Gold Physical Investment Demand to Surge in 2024 and Beyond, Citi Strategists Predict
In a recent note, Citi strategists forecast a significant increase in gold physical investment demand in the coming years. They maintained their price targets of $2,500/oz for the next 0-3 months and $3,000/oz for the next 12 months, with average quarterly prices expected to trend higher. The estimated baseline trading range for 2025 is set to be between $2,800-$3,000/oz.
According to Citi, factors such as official sector purchases, over-the-counter (OTC) and ETF investment demand, and gold-stimulative Indian tax policy are expected to offset challenges faced by bullion consumption growth from other channels. The strategists also noted a reversal of the multi-year bullion ETF de-stocking trend, which could lead to increased investor demand amid a potential Fed cutting cycle.
The report projects a significant increase in gold physical investment demand as a share of mine supply, reaching 83% in 2024 and 85% in 2025. This would mark the highest share of gold investment demand since 2020, when gold prices rallied significantly. Central bank gold demand is also expected to remain robust, despite a recent absence of reported purchases by the People's Bank of China.

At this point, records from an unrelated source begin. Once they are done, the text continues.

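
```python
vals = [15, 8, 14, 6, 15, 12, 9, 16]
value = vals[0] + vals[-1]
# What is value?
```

vals has length 8. vals[0] = 15.
vals has length 8. Negative index -1 maps to positive index 8 + (-1) = 7. vals[7] = 16.
Sum: 15 + 16 = 31.

31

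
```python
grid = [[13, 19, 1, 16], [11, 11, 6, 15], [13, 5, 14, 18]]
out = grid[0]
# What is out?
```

grid has 3 rows. Row 0 is [13, 19, 1, 16].

[13, 19, 1, 16]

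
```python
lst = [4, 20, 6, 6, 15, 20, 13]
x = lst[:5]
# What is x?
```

lst has length 7. The slice lst[:5] selects indices [0, 1, 2, 3, 4] (0->4, 1->20, 2->6, 3->6, 4->15), giving [4, 20, 6, 6, 15].

[4, 20, 6, 6, 15]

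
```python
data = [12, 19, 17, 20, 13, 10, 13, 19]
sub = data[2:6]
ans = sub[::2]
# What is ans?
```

data has length 8. The slice data[2:6] selects indices [2, 3, 4, 5] (2->17, 3->20, 4->13, 5->10), giving [17, 20, 13, 10]. So sub = [17, 20, 13, 10]. sub has length 4. The slice sub[::2] selects indices [0, 2] (0->17, 2->13), giving [17, 13].

[17, 13]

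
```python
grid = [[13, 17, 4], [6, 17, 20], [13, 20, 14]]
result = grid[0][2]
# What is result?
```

grid[0] = [13, 17, 4]. Taking column 2 of that row yields 4.

4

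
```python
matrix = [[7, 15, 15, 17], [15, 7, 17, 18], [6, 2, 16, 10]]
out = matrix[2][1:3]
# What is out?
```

matrix[2] = [6, 2, 16, 10]. matrix[2] has length 4. The slice matrix[2][1:3] selects indices [1, 2] (1->2, 2->16), giving [2, 16].

[2, 16]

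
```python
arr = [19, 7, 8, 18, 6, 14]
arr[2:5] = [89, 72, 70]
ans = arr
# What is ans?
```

arr starts as [19, 7, 8, 18, 6, 14] (length 6). The slice arr[2:5] covers indices [2, 3, 4] with values [8, 18, 6]. Replacing that slice with [89, 72, 70] (same length) produces [19, 7, 89, 72, 70, 14].

[19, 7, 89, 72, 70, 14]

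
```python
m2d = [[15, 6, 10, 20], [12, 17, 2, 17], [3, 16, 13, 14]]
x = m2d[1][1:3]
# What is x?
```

m2d[1] = [12, 17, 2, 17]. m2d[1] has length 4. The slice m2d[1][1:3] selects indices [1, 2] (1->17, 2->2), giving [17, 2].

[17, 2]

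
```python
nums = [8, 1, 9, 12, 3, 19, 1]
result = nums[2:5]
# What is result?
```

nums has length 7. The slice nums[2:5] selects indices [2, 3, 4] (2->9, 3->12, 4->3), giving [9, 12, 3].

[9, 12, 3]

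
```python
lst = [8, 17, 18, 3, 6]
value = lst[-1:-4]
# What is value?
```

lst has length 5. The slice lst[-1:-4] resolves to an empty index range, so the result is [].

[]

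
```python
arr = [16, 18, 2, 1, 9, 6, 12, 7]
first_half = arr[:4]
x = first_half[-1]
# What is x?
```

arr has length 8. The slice arr[:4] selects indices [0, 1, 2, 3] (0->16, 1->18, 2->2, 3->1), giving [16, 18, 2, 1]. So first_half = [16, 18, 2, 1]. Then first_half[-1] = 1.

1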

Citi revised down its estimate for central bank gold demand in 2024, but still expects strong figures. The report also highlighted a decline in gold bar and coin demand in the second quarter of 2024, driven by weak flows from Western markets. Factors such as record equity markets, low volatility, and a strong U.S. dollar environment likely played a role in deterring purchases in North America.
Overall, the forecast suggests a bullish outlook for gold investment demand, with potential support from central bank purchases and investor sentiment. Investors may want to keep an eye on these trends and consider incorporating gold into their portfolios for potential growth and diversification benefits.